Barnsley beat City 2-0 in pre-season showing the sum of the things we already knew
The warmth of the sun and the warm glow of pre-season continued as Barnsley beat Bradford City 2-0 at Valley Parade the visitors being good value for the win which – of course – is utterly meaningless.
Meaningless of course but all we have at this point and from that point of view the defeat gave City and Stuart McCall the same lesson which Burnley and Owen Coyle got when the men from Turf Moor arrived at Valley Parade for the start of pre-season. That any game at any level is lost by mistakes.
Those two mistakes from the Bantams came either side of half time the first being a corner that was allowed to pass in front of Jon McLaughlin in goal and behind the central defensive pairing of Zesh Rehman and Steve Williams and when none of the three claimed it opposition centre half Steve Foster did and the ball nestled into the back of the the goal.
Barnsley’s goal came after a decent first half for City that saw some good work with the forward players Michael Boulding and Peter Thorne combining well with the three forward midfielders Lee Bullock, Chris Brandon and Joe Colbeck with Bullock good all afternoon and Colbeck quiet but disciplined.
Brandon and Boulding combined well working the ball around a returning Darren Moore for Boulding to drag his shot wide. The punishment for allowing a corner to travel across the face of the goal aside a level scoreline at half time would not have been unfair.
Nevertheless Rehman and Williams seemed determined to make sure that that error never reoccurred and next corner both went, both made good contact, both ended on the floor. Rehman wandered off looking groggy to be replaced in the middle by Simon Ramsden who was giving a good account of himself at right back. McCall seems set to have his right back hang back and his left back go forward and Ramsden and Luke O’Brien are his players for that tactic.
Likewise his wide midfielders suit those roles with Colbeck covered and Brandon able to – and willing to – drop back and combine with a full back. All well save the gap at number four that yawns wide open. Grant Smith took the position in the first half and was not able to stamp his authority on the game nor was second half replacement James O’Brien.
The second mistake in the second half ended the Bantams realistic chances of winning when a lose pass from Luke O’Brien (Although it may not have been the left back, the view being spoilt by Stuart McCall blocking my view so James O’Brien or Chris Brandon may have been the man) being picked up in midfield by Jacob Butterfield who put the ball in for Jon Macken – a player Kevin Keegan once paid £5m for – to finish coolly.
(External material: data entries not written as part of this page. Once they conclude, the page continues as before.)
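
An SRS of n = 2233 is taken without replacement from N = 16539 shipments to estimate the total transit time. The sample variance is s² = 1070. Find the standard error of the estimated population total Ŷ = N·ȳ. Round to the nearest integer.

10648

Var(Ŷ) = N²·Var(ȳ) = N²·(1 − n/N)·s²/n.
f = 2233/16539 = 0.13501421; Var(ȳ) = 0.86498579·1070/2233 = 0.41448043.
Var(Ŷ) = 16539² · 0.41448043 = 1.1337636 × 10^8.
SE(Ŷ) = √(1.1337636 × 10^8) = 10648.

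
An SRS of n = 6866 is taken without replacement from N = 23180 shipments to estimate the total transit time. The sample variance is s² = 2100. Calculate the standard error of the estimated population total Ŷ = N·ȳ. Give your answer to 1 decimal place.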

Give the ball away cheaply and you will lose matches.
City gave run outs to James Hanson, Gareth Evans and Leon Osborne – Hanson looked full of running and his a cracking attitude – while Luke Sharry got a chance to play central midfield showing no little ability. Should Sharry be dubbed first reserve for Bullock going into the season I would not be unhappy at all.
However the number four gap continues two games and two weeks away from the start of the season. James O’Brien and Hugo Colace got involved in tackling that would result in booking and O’Brien looked frustrated by his inability to grasp the chance and take the position that begs for a player.